From deciding what to have for lunch to major life choices, we make thousands of decisions every day. A key skill for personal and professional success, help is at hand with our top tips.
1. Gather all the facts
Decisions are only as good as the information they’re based on, so collect together all the relevant knowledge and data. Before you start, make sure you understand the goal, and keep it in mind as you go along. Consider a range of potential choices, and explore the consequences and impact of each. Involve others – whether colleagues, experts, or trusted friends and family members – and seek their opinions where appropriate, but remember that ultimately your decisions should be your own.
The more potential choices you have to explore, the better your final decision is likely to be, but it’s important to narrow them down as you go to avoid becoming overwhelmed. As soon as it becomes obvious that an option is not the right one, eliminate it and focus on those that are left. If your decision is an either/or situation a pros and cons list can help, but remember that each benefit and drawback will not necessarily have equal weighting.
2. Trust your instincts
While it’s good practice to use facts and figures as the basis for decision making, intuition plays an important part too. Intuition is a combination of personal values, perceptions and previous experience – an instinctive or ‘gut’ feeling of the right course of action – and it’s worth taking it into account. One approach is to apply both reason and intuition in turn: gather all the information, settle on a potential choice and then see how you feel about it. It’s important to be emotionally invested in a decision, so make sure it feels right.

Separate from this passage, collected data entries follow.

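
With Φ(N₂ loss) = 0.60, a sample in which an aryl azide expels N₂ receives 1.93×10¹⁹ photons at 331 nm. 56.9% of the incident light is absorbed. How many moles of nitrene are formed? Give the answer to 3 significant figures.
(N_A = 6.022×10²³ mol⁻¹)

1.09×10⁻⁵ mol

Moles of photons: 1.93×10¹⁹ / 6.022×10²³ = 3.205×10⁻⁵ mol.
Photons absorbed: 0.569 × 3.205×10⁻⁵ = 1.824×10⁻⁵ mol.
Product: Φ × n_abs = 0.60 × 1.824×10⁻⁵ = 1.094×10⁻⁵ mol.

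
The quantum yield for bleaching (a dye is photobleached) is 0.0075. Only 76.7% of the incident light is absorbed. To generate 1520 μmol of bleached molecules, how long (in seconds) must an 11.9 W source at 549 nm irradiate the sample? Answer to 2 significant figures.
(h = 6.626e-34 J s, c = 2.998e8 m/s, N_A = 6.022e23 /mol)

t ≈ 4800 s

Product: 1520 μmol = 0.00152 mol.
Photons that must be absorbed: 0.00152 / 0.0075 = 0.2027 mol.
Incident photons needed: 0.2027 / 0.767 = 0.2643 mol.
Photon energy: hc/λ = 3.618e-19 J; per mole, 2.179e5 J mol⁻¹.
Energy required: 0.2643 × 2.179e5 = 5.759e4 J.
Time: 5.759e4 J / 11.9 W = 4800 s.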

3. Understand the psychology at play
We all have natural biases, whether we’re aware of them or not, and it can be difficult not to let them influence our judgement. We also use mental shortcuts, called heuristics, that allow us to solve problems and make decisions quickly and efficiently without expending too much mental energy. While useful, this type of decision making isn’t always based in reason and rationality, and can therefore also lead to bias. Once we’ve made a choice, we’re hard-wired to cling to and defend that position, even in the face of conflicting evidence – something known as confirmation bias. So try to be open-minded: don’t jump to conclusions, and consider all the possibilities – including the opposite of what you feel or ‘know’ to be the right choice.
4. Know yourself
Do you think of yourself as an indecisive person? For those who struggle to make even the smallest everyday decisions – what to wear, what to eat – the best approach is simply to make more of them. Start small, and try a time limit: give yourself one minute to decide which film you’re going to watch this evening, for example. The more you practise making small decisions quickly and confidently, the easier the bigger ones should become. If you’re naturally risk-averse, you may also have a tendency to stick to ‘safe’ choices, so it can be good practice to go against your instincts and step out of your comfort zone.
If the flipside is true, and you consider yourself to be a good decision-maker, beware over-confidence. If you’re naturally decisive, you may have a tendency to make snap judgements without fully considering all the facts and alternatives. Are you sure you’re right, or is there a chance you may need to think about things differently? Seeking the opinions of others can help.
5. Take your time
Rushed decisions are rarely the best ones, so use the time you have available – and use it effectively. If you’re not comfortable with the timeframe, don’t be afraid to ask for more, so that you can approach your decision making in a calm and considered way. Prioritise those decisions that need to be made first, and try not to expend valuable time and energy on small ones that won’t significantly affect your life – save your bandwidth for those that really matter. Once you’ve made your (sensible, informed) choice, act on it and move on. Every decision you make is a learning opportunity, so take time afterwards to look back and evaluate the experience, especially if it could have gone better.
6. …But not too much
While having enough time to make a considered decision is important, conversely having too much of it can also be a problem. Overthinking things or spending too long analysing the pros and cons can stress you out and actually hinder your decision-making – known as ‘analysis paralysis’. If you feel that’s happening, take time out – go for a walk, do some exercise, lose yourself in a good Netflix series. Or best of all, take the age-old advice of sleeping on it and trust that things will look a little clearer in the morning.